Friday, October 29, 2004

Damned if you do, damned if you don't.

I'd like to debunk a line of argument I've heard quite a bit. It goes like this.
Enemies of Bush criticize him for [some action], but if he'd [taken some alternative action], they'd criticize him for that too! Therefore, the criticism is invalid.
It's true that there are people who will criticize any action taken by someone they don't like. They see inadequacy first and find the justification for it later. Pointing that out is essentially an ad hominem attack, and it doesn't make their criticisms invalid. The (supposed) irrationality of your opponent doesn't prove your own rationality.

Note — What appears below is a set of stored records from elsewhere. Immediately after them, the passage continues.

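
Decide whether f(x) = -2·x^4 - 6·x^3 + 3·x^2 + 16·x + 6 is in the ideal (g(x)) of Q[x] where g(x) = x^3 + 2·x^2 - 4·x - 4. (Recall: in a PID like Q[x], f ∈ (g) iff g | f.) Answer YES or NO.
In Q[x] the ideal (g) consists of all multiples of g, so f ∈ (g) iff g | f, i.e. iff the remainder of f on division by g is 0. Divide f by g (g is monic, so eliminate the leading term of the running remainder at each step):
  leading term -2·x^4: subtract (-2·x)·g(x) = -2·x^4 - 4·x^3 + 8·x^2 + 8·x, leaving -2·x^3 - 5·x^2 + 8·x + 6
  leading term -2·x^3: subtract (-2)·g(x) = -2·x^3 - 4·x^2 + 8·x + 8, leaving -x^2 - 2
The remainder r(x) = -x^2 - 2 ≠ 0 (and deg r < deg g), so g ∤ f, i.e. f ∉ (g).

Final answer: NO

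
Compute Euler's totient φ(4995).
φ is multiplicative, with φ(p^e) = p^e − p^(e−1). Factorise 4995 = 3^3 · 5 · 37. Then
  φ(4995) = (3^3 − 3^2) · (5 − 1) · (37 − 1) = 18 · 4 · 36 = 2592.

Final answer: φ(4995) = 2592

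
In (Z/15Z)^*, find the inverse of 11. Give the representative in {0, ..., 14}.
11^(−1) ≡ 11 (mod 15)

Apply the extended Euclidean algorithm to (15, 11), tracking rows (r, s, t) with s·15 + t·11 = r. Each division r_prev = q·r_cur + r_new produces the new row as (previous row) − q·(current row):
  row A: (15, 1, 0)   [1·15 + 0·11 = 15]
  row B: (11, 0, 1)   [0·15 + 1·11 = 11]
  15 = 1·11 + 4   → row C = row A − 1·row B = (4, 1, −1)   [check: 1·15 − 1·11 = 4]
  11 = 2·4 + 3   → row D = row B − 2·row C = (3, −2, 3)   [check: −2·15 + 3·11 = 3]
  4 = 1·3 + 1   → row E = row C − 1·row D = (1, 3, −4)   [check: 3·15 − 4·11 = 1]
  3 = 3·1 + 0   → remainder 0, stop. gcd = 1 (last nonzero row E).
The gcd is 1, so 11 is invertible mod 15. The last nonzero row gives 3·15 − 4·11 = 1, so t = −4. So 11^(−1) ≡ −4 ≡ 11 (mod 15). Verify: 11 · 11 = 121 ≡ 1 (mod 15). ✓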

Here's a hypothetical. Bush has a choice between torturing people or not protecting the country. (This is a false dilemma, but pretend it's not, for hypothetical purposes.) I think it's reasonable to criticize him for not protecting the country. I also think it's reasonable to criticize him for torturing people. Answering either of those criticisms is not a matter of pointing out that I'd criticize both choices. To answer the criticism, you have to show that (1) those really were the only options available, and (2) the option selected was the better. In the (simple) hypothetical situation given, even that is hard because the judgment eventually comes down to values (human rights versus national security) on which people can fundamentally disagree.

I think this kind of argument often makes a different mistake as well, and that's taking members of a group as a whole. (I think of this as similar to outgroup homogeneity, a fancy way of saying, "people who are not my friends are all the same.") They see Alice criticize Bush for doing too much. They see Bob criticize Bush for doing too little. They conclude that "Bush's critics" are inconsistent, even though the individual critics may be completely consistent.

I feel better now. Straw man target practice is always comforting.